Innovation and R&D Innovation is a central part of Digital Turbine’s strategy. The DT Ignite platform and SingleTap are clear examples of applied R&D that directly improve user experience and advertiser performance by making app delivery smoother and more integrated with the device. More recently, the company is leaning into a strategic bet on alternative app distribution. Its partnership and investment in ONE Store show a push to build or enable more open app marketplaces outside the dominant app stores. This includes ambitions to extend these capabilities into major regions like North America and Europe, and even to address the iOS ecosystem if regulation and technology allow. These efforts are aligned with global regulatory trends that are pressuring the largest app stores to open up. If Digital Turbine can translate its on-device presence and technical know-how into a broader role in alternative app stores, it could unlock new revenue streams.

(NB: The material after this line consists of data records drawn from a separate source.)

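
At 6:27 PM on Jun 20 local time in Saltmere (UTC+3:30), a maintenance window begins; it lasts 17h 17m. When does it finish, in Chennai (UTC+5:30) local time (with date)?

1:44 PM on Jun 21

Chennai is 2:00 ahead of Saltmere.
After 17 hours 17 minutes it is 11:44 AM (Jun 21) in Saltmere.
Shift by the zone difference: 11:44 AM + 2:00 = 1:44 PM on Jun 21 in Chennai.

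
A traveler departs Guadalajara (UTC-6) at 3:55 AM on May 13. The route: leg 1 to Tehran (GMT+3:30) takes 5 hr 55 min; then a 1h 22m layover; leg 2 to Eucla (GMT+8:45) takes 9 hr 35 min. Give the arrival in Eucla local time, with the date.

Convert departure to UTC: 3:55 AM + 6:00 = 9:55 AM UTC on May 13.
Add 5 hours and 55 minutes leg 1 → 3:50 PM UTC.
Add 1 hour 22 minutes layover in Tehran → 5:12 PM UTC.
Add 9 hours and 35 minutes leg 2 → 2:47 AM UTC (May 14).
Eucla is UTC+8:45, so local arrival = 2:47 AM + 8:45 = 11:32 AM on May 14.

11:32 AM on May 14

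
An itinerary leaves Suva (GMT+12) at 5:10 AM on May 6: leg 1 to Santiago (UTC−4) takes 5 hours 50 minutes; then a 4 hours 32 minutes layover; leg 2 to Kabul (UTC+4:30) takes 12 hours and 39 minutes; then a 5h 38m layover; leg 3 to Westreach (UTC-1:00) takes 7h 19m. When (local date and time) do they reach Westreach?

4:08 AM on May 7

Convert departure to UTC: 5:10 AM − 12:00 = 5:10 PM UTC on May 5.
Add 5 hours 50 minutes leg 1 → 11:00 PM UTC.
Add 4 hours and 32 minutes layover in Santiago → 3:32 AM UTC (May 6).
Add 12 hours and 39 minutes leg 2 → 4:11 PM UTC.
Add 5 hours 38 minutes layover in Kabul → 9:49 PM UTC.
Add 7 hours 19 minutes leg 3 → 5:08 AM UTC (May 7).
Westreach is UTC−1:00, so local arrival = 5:08 AM − 1:00 = 4:08 AM on May 7.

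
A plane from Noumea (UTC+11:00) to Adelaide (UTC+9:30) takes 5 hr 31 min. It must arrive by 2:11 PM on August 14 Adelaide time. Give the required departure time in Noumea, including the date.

10:10 AM on Aug 14

Target arrival in UTC: 2:11 PM − 9:30 = 4:41 AM on Aug 14.
Subtract 5 hours and 31 minutes → departure 11:10 PM UTC on Aug 13.
Noumea is UTC+11:00: 11:10 PM + 11:00 = 10:10 AM on Aug 14.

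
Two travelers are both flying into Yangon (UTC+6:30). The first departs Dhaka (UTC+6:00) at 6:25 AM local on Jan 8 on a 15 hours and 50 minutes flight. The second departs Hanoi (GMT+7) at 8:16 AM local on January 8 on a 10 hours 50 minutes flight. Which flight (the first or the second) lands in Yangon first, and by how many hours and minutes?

Flight 1 in UTC: 6:25 AM − 6:00 = 12:25 AM on Jan 8.
+15 hours and 50 minutes → arrive 4:15 PM UTC on Jan 8.
Flight 2 in UTC: 8:16 AM − 7:00 = 1:16 AM on Jan 8.
+10 hours and 50 minutes → arrive 12:06 PM UTC on Jan 8.
Flight 2 lands earlier by 4 hours 9 minutes.

the second, by 4 hours 9 minutes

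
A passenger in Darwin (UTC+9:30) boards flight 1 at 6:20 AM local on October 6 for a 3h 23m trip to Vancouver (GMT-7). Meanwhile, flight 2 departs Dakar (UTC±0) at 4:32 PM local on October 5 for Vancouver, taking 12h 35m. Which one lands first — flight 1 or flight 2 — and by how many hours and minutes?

the first, by 4 hours 54 minutes

Flight 1 in UTC: 6:20 AM − 9:30 = 8:50 PM on Oct 5.
+3 hours and 23 minutes → arrive 12:13 AM UTC on Oct 6.
Flight 2 departs at 4:32 PM UTC (Oct 5).
+12 hours and 35 minutes → arrive 5:07 AM UTC on Oct 6.
Flight 1 lands earlier by 4 hours 54 minutes.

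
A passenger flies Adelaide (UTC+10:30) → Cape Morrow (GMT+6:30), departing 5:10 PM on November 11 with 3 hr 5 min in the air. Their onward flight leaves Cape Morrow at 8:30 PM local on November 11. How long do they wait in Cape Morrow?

4 hours 15 minutes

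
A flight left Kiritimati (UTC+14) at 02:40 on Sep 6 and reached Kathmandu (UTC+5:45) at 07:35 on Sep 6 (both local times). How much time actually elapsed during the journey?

13 hours 10 minutes

Kathmandu is 8:15 behind Kiritimati.
Clock-face elapsed time (ignoring zones) is 4 hours 55 minutes.
Actual elapsed = 4 hours 55 minutes + 8:15 = 13 hours 10 minutes.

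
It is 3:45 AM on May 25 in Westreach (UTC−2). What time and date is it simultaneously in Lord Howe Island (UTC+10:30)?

4:15 PM on May 25

In UTC: 3:45 AM + 2:00 = 5:45 AM on May 25.
Lord Howe Island is UTC+10:30: 5:45 AM + 10:30 = 4:15 PM on May 25.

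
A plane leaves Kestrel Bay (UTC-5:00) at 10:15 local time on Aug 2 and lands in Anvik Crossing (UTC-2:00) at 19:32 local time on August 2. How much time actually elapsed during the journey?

6 hours 17 minutes

Departure in UTC: 10:15 + 5:00 = 15:15 on Aug 2.
Arrival in UTC: 19:32 + 2:00 = 21:32 on Aug 2.
Elapsed = 21:32 − 15:15 = 6 hours 17 minutes.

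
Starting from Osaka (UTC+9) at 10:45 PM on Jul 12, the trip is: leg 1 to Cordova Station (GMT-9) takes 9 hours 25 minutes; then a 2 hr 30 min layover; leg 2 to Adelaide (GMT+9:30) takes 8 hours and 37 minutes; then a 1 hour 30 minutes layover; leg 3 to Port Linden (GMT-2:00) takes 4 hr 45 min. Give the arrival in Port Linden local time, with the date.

2:32 PM on July 13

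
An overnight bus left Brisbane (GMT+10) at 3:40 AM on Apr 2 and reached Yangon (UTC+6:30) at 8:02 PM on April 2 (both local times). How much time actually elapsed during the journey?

Yangon is 3:30 behind Brisbane.
Clock-face elapsed time (ignoring zones) is 16 hours 22 minutes.
Actual elapsed = 16 hours 22 minutes + 3:30 = 19 hours 52 minutes.

19 hours 52 minutes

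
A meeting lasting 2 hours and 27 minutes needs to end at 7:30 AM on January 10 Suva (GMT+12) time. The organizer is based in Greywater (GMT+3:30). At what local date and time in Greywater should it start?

8:33 PM on January 9

Target end time in UTC: 7:30 AM − 12:00 = 7:30 PM on Jan 9.
Subtract 2 hours and 27 minutes → start 5:03 PM UTC on Jan 9.
Greywater is UTC+3:30: 5:03 PM + 3:30 = 8:33 PM on Jan 9.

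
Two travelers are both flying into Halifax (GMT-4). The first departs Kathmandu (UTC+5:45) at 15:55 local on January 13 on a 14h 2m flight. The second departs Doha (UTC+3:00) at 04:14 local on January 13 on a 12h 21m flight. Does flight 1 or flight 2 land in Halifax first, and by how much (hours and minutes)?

Flight 1 in UTC: 15:55 − 5:45 = 10:10 on Jan 13.
+14 hours and 2 minutes → arrive 00:12 UTC on Jan 14.
Flight 2 in UTC: 04:14 − 3:00 = 01:14 on Jan 13.
+12 hours 21 minutes → arrive 13:35 UTC on Jan 13.
Flight 2 lands earlier by 10 hours 37 minutes.

the second, by 10 hours 37 minutes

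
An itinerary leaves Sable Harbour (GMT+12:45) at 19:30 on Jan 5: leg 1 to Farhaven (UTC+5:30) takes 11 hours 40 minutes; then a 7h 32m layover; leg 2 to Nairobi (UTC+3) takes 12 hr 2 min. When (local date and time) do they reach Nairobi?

Convert departure to UTC: 19:30 − 12:45 = 06:45 UTC on Jan 5.
Add 11 hours 40 minutes leg 1 → 18:25 UTC.
Add 7 hours 32 minutes layover in Farhaven → 01:57 UTC (Jan 6).
Add 12 hours 2 minutes leg 2 → 13:59 UTC.
Nairobi is UTC+3:00, so local arrival = 13:59 + 3:00 = 16:59 on Jan 6.

16:59 on Jan 6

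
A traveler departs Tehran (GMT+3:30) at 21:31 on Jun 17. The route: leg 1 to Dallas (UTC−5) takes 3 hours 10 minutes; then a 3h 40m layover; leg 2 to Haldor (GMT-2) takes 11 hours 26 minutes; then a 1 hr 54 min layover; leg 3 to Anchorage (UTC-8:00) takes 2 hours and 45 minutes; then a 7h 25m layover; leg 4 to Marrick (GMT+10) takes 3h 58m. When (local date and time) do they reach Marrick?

Convert departure to UTC: 21:31 − 3:30 = 18:01 UTC on Jun 17.
Add 3 hours and 10 minutes leg 1 → 21:11 UTC.
Add 3 hours 40 minutes layover in Dallas → 00:51 UTC (Jun 18).
Add 11 hours 26 minutes leg 2 → 12:17 UTC.
Add 1 hour 54 minutes layover in Haldor → 14:11 UTC.
Add 2 hours and 45 minutes leg 3 → 16:56 UTC.
Add 7 hours 25 minutes layover in Anchorage → 00:21 UTC (Jun 19).
Add 3 hours 58 minutes leg 4 → 04:19 UTC.
Marrick is UTC+10:00, so local arrival = 04:19 + 10:00 = 14:19 on Jun 19.

14:19 on June 19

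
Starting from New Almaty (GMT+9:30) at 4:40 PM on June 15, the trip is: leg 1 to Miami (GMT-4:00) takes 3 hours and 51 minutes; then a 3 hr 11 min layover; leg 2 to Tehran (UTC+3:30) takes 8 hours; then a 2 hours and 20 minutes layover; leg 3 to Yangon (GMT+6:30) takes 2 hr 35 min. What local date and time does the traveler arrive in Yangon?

9:37 AM on June 16

Convert departure to UTC: 4:40 PM − 9:30 = 7:10 AM UTC on Jun 15.
Add 3 hours and 51 minutes leg 1 → 11:01 AM UTC.
Add 3 hours and 11 minutes layover in Miami → 2:12 PM UTC.
Add 8 hours leg 2 → 10:12 PM UTC.
Add 2 hours and 20 minutes layover in Tehran → 12:32 AM UTC (Jun 16).
Add 2 hours 35 minutes leg 3 → 3:07 AM UTC.
Yangon is UTC+6:30, so local arrival = 3:07 AM + 6:30 = 9:37 AM on Jun 16.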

But this is still an evolving area, with significant execution risk and uncertainty around user adoption, developer interest, and the exact shape of future regulations.


Summary

Digital Turbine is a specialized technology company with proven, differentiated products but a more fragile financial profile than in its earlier growth phase. On the positive side, it has unique on-device distribution technology, strong relationships with carriers and device makers, and patented solutions like SingleTap that solve real problems for advertisers and app developers. Its push into alternative app distribution and new app store models could benefit from global regulatory tailwinds that favor more open ecosystems. On the risk side, revenue momentum has cooled, margins have compressed, and the company has swung from steady profits to losses. The balance sheet shows higher leverage, thinner equity, and limited cash, which lowers financial flexibility. Cash flows remain positive but modest, leaving less room for missteps. Going forward, the story centers on whether Digital Turbine can stabilize and then re-accelerate growth, rebuild profitability, and carefully manage its debt load while executing on its innovation roadmap in a fast-changing and competitive mobile landscape.